There's a park in the middle of Harvard University which is surrounded on all sides by coffee shops and book sellers. The park itself has benches and a layer of cigarette butts so deep in places walking through the fag ends and discarded filters is like wading through tar soaked snow. I don't think they've been collected since the time John Adams was there. I swear I saw a little clay pipe at the bottom of one pile.

We stopped for a coffee and a sit down having walked through most of upper Boston on our way here.

In the park under a tree was a guy who couldn't have been more than twenty, on his own, singing and playing guitar. Normally buskers will play something instantly recognisable and catchy to get peoples attention. I think that's why they're so reviled, they only play what they think you'd like to hear so they play the most inoffensive dreck and by not offending anyone they usually alienate everyone.

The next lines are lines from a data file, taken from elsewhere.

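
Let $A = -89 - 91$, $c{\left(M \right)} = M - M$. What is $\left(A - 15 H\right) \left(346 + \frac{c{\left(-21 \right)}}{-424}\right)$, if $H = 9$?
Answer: $-108990$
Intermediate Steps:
$c{\left(M \right)} = 0$
$A = -180$ ($A = -89 - 91 = -180$)
$\left(A - 15 H\right) \left(346 + \frac{c{\left(-21 \right)}}{-424}\right) = \left(-180 - 135\right) \left(346 + \frac{0}{-424}\right) = \left(-180 - 135\right) \left(346 + 0 \left(- \frac{1}{424}\right)\right) = - 315 \left(346 + 0\right) = \left(-315\right) 346 = -108990$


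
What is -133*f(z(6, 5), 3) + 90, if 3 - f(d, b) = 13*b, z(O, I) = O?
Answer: 4878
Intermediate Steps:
f(d, b) = 3 - 13*b
-133*f(z(6, 5), 3) + 90 = -133*(3 - 13*3) + 90 = -133*(3 - 39) + 90 = -133*(-36) + 90 = 4788 + 90 = 4878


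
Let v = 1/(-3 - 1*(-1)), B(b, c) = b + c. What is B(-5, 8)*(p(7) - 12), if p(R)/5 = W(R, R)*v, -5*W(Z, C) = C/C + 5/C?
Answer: -234/7 ≈ -33.429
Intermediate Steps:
W(Z, C) = -⅕ - 1/C (W(Z, C) = -(C/C + 5/C)/5 = -(1 + 5/C)/5 = -⅕ - 1/C)
v = -½ (v = 1/(-3 + 1) = 1/(-2) = -½ ≈ -0.50000)
p(R) = -(-5 - R)/(2*R) (p(R) = 5*(((-5 - R)/(5*R))*(-½)) = 5*(-(-5 - R)/(10*R)) = -(-5 - R)/(2*R))
B(-5, 8)*(p(7) - 12) = (-5 + 8)*((½)*(5 + 7)/7 - 12) = 3*((½)*(⅐)*12 - 12) = 3*(6/7 - 12) = 3*(-78/7) = -234/7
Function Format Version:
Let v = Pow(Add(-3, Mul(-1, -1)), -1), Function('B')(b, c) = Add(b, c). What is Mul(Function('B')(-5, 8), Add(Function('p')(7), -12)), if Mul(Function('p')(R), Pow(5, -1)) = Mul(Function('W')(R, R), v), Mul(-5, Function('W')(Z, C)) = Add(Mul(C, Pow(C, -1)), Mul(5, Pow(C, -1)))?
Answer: Rational(-234, 7) ≈ -33.429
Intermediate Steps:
Function('W')(Z, C) = Add(Rational(-1, 5), Mul(-1, Pow(C, -1))) (Function('W')(Z, C) = Mul(Rational(-1, 5), Add(Mul(C, Pow(C, -1)), Mul(5, Pow(C, -1)))) = Mul(Rational(-1, 5), Add(1, Mul(5, Pow(C, -1)))) = Add(Rational(-1, 5), Mul(-1, Pow(C, -1))))
v = Rational(-1, 2) (v = Pow(Add(-3, 1), -1) = Pow(-2, -1) = Rational(-1, 2) ≈ -0.50000)
Function('p')(R) = Mul(Rational(-1, 2), Pow(R, -1), Add(-5, Mul(-1, R))) (Function('p')(R) = Mul(5, Mul(Mul(Rational(1, 5), Pow(R, -1), Add(-5, Mul(-1, R))), Rational(-1, 2))) = Mul(5, Mul(Rational(-1, 10), Pow(R, -1), Add(-5, Mul(-1, R)))) = Mul(Rational(-1, 2), Pow(R, -1), Add(-5, Mul(-1, R))))
Mul(Function('B')(-5, 8), Add(Function('p')(7), -12)) = Mul(Add(-5, 8), Add(Mul(Rational(1, 2), Pow(7, -1), Add(5, 7)), -12)) = Mul(3, Add(Mul(Rational(1, 2), Rational(1, 7), 12), -12)) = Mul(3, Add(Rational(6, 7), -12)) = Mul(3, Rational(-78, 7)) = Rational(-234, 7)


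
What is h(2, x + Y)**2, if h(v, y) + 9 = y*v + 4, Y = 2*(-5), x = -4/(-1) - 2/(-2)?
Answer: 225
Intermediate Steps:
x = 5 (x = -4*(-1) - 2*(-1/2) = 4 + 1 = 5)
Y = -10
h(v, y) = -5 + v*y (h(v, y) = -9 + (y*v + 4) = -9 + (v*y + 4) = -9 + (4 + v*y) = -5 + v*y)
h(2, x + Y)**2 = (-5 + 2*(5 - 10))**2 = (-5 + 2*(-5))**2 = (-5 - 10)**2 = (-15)**2 = 225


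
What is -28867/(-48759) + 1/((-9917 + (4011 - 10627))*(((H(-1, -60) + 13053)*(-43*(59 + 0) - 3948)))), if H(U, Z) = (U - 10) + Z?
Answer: 13393178236202243/22622301507541230 ≈ 0.59203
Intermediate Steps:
H(U, Z) = -10 + U + Z (H(U, Z) = (-10 + U) + Z = -10 + U + Z)
-28867/(-48759) + 1/((-9917 + (4011 - 10627))*(((H(-1, -60) + 13053)*(-43*(59 + 0) - 3948)))) = -28867/(-48759) + 1/((-9917 + (4011 - 10627))*((((-10 - 1 - 60) + 13053)*(-43*(59 + 0) - 3948)))) = -28867*(-1/48759) + 1/((-9917 - 6616)*(((-71 + 13053)*(-43*59 - 3948)))) = 28867/48759 + 1/((-16533)*((12982*(-2537 - 3948)))) = 28867/48759 - 1/(16533*(12982*(-6485))) = 28867/48759 - 1/16533/(-84188270) = 28867/48759 - 1/16533*(-1/84188270) = 28867/48759 + 1/1391884667910 = 13393178236202243/22622301507541230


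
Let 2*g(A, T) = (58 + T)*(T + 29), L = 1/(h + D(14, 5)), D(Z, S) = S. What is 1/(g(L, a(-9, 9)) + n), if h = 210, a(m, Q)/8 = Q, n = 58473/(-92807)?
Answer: 92807/609219482 ≈ 0.00015234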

I didn't identify this tune at first but it wasn't unpleasant, so I sat, sipping my coffee, listening to his strumming. It was only after I got past his strong Bostonian accent that I realised what he was singing this beautiful song that he had written about how painful his breakup with a particular girl was. He was singing a personal song about how he himself felt. I could see him pause occasionally and take a small stub of pencil and mark up a legal pad he had next to him.

I don't think it would have mattered if there had been ten people in that park or a thousand. He wasn't there to entertain others. He would still have been singing that song on his own in an attic if he had to. Because he HAD to sing it. Because it was the only way he could process the emotions he was dealing with. And that what I love about good art. Good artists will do what they do not for the pleasure of others or for praise, adoration and cash but because if they had no fans, no crowds, no public, they'd still be doing it anyway.

Somehow I don't think Damien Hirst or Tracy Emin would still be artists if they'd had no success. They'd be turning out copies of quaint Landscapes so fast it would make your head spin.

Real art is passion. Real art is a gnawing desperate need to vent these feelings by singing, writing, painting, or whatever before those very emotions burn you out from the inside.